Mount Congreve Gardens. \ Colin Shanahan

Our walk through the scent and sight of the pink magnolias resulted in the stress gauge on my smartwatch showing some (low-stress) blue bars among the reds. This is unfortunately unusual for me as it is with many, particularly farmers heavily stressed at this time of year. But getting out in nature must be combined with other elements of self-care, such as exercise and diet, to be of real benefit. A 2022 Department of Health report shows Ireland has the highest life expectancy in the EU at 82 years. Across the Atlantic, however, life expectancy has improved much less than in comparable countries. The reason for this is attributed, by researchers at the University of Minnesota, to a combination of stress, little exercise and eating poorly. With more connection to screens between work and leisure, Americans have less of a connection to nature.
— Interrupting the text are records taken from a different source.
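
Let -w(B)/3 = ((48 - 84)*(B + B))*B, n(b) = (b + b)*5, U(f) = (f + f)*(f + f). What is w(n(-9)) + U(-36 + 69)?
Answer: 1753956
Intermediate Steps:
U(f) = 4*f² (U(f) = (2*f)*(2*f) = 4*f²)
n(b) = 10*b (n(b) = (2*b)*5 = 10*b)
w(B) = 216*B² (w(B) = -3*(48 - 84)*(B + B)*B = -3*(-72*B)*B = -(-216)*B² = 216*B²)
w(n(-9)) + U(-36 + 69) = 216*(10*(-9))² + 4*(-36 + 69)² = 216*(-90)² + 4*33² = 216*8100 + 4*1089 = 1749600 + 4356 = 1753956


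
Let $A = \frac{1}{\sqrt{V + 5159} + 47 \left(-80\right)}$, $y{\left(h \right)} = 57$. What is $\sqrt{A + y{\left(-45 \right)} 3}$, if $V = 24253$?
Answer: $\sqrt{171 - \frac{1}{3760 - 6 \sqrt{817}}} \approx 13.077$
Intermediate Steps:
$A = \frac{1}{-3760 + 6 \sqrt{817}}$ ($A = \frac{1}{\sqrt{24253 + 5159} + 47 \left(-80\right)} = \frac{1}{\sqrt{29412} - 3760} = \frac{1}{6 \sqrt{817} - 3760} = \frac{1}{-3760 + 6 \sqrt{817}} \approx -0.00027867$)
$\sqrt{A + y{\left(-45 \right)} 3} = \sqrt{\left(- \frac{940}{3527047} - \frac{3 \sqrt{817}}{7054094}\right) + 57 \cdot 3} = \sqrt{\left(- \frac{940}{3527047} - \frac{3 \sqrt{817}}{7054094}\right) + 171} = \sqrt{\frac{603124097}{3527047} - \frac{3 \sqrt{817}}{7054094}}$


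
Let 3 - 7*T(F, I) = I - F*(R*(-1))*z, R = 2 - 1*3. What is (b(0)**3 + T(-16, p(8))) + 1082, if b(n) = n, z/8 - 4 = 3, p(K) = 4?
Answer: 6677/7 ≈ 953.86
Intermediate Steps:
z = 56 (z = 32 + 8*3 = 32 + 24 = 56)
R = -1 (R = 2 - 3 = -1)
T(F, I) = 3/7 + 8*F - I/7 (T(F, I) = 3/7 - (I - F*-1*(-1)*56)/7 = 3/7 - (I - F*1*56)/7 = 3/7 - (I - F*56)/7 = 3/7 - (I - 56*F)/7 = 3/7 + (8*F - I/7) = 3/7 + 8*F - I/7)
(b(0)**3 + T(-16, p(8))) + 1082 = (0**3 + (3/7 + 8*(-16) - 1/7*4)) + 1082 = (0 + (3/7 - 128 - 4/7)) + 1082 = (0 - 897/7) + 1082 = -897/7 + 1082 = 6677/7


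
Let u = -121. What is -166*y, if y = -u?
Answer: -20086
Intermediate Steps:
y = 121 (y = -1*(-121) = 121)
-166*y = -166*121 = -20086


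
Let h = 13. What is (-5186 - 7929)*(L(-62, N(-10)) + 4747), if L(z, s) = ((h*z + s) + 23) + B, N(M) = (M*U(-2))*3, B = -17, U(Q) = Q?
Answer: -52551805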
The strikingly beautiful spring blossom of Magnolia campbellii at Mount Congreve Gardens in Co Waterford. \ Mary Keenan

Most of us as children got enormous pleasure from making mud pies and squishing mud between our toes. As far back as 2007, research showed a scientific connection between mental health and gardening or soil specifically. Work published in Neuroscience showed that a soil bacteria (Mycobacterium vaccae) was found to stimulate areas of the brain and produce serotonin. Antidepressants work by increasing serotonin levels in the brain. Serotonin is a hormone and neurotransmitter, sometimes referred to as the happy chemical due to its role in regulating mood.

Inspired by Mount Congreve’s 70 acres of woodland, Mary Keenan quotes an old Greek proverb: “A society grows great when old men plant trees whose shade they know they shall never sit in.” My grandad did just that and I gratefully live beside some of those trees. Ever since first meeting Caitríona Cullen of Cullen Nurseries, I have meant to plant more trees myself.

Caitriona, writes about preparing the soil for young trees as the time to do so is now short in spring 2023. All this has inspired me to stick to cut bouquets and other people’s grand gardens and to get my hands into the dirt planting trees and hopefully producing ‘happy chemical’ in the process.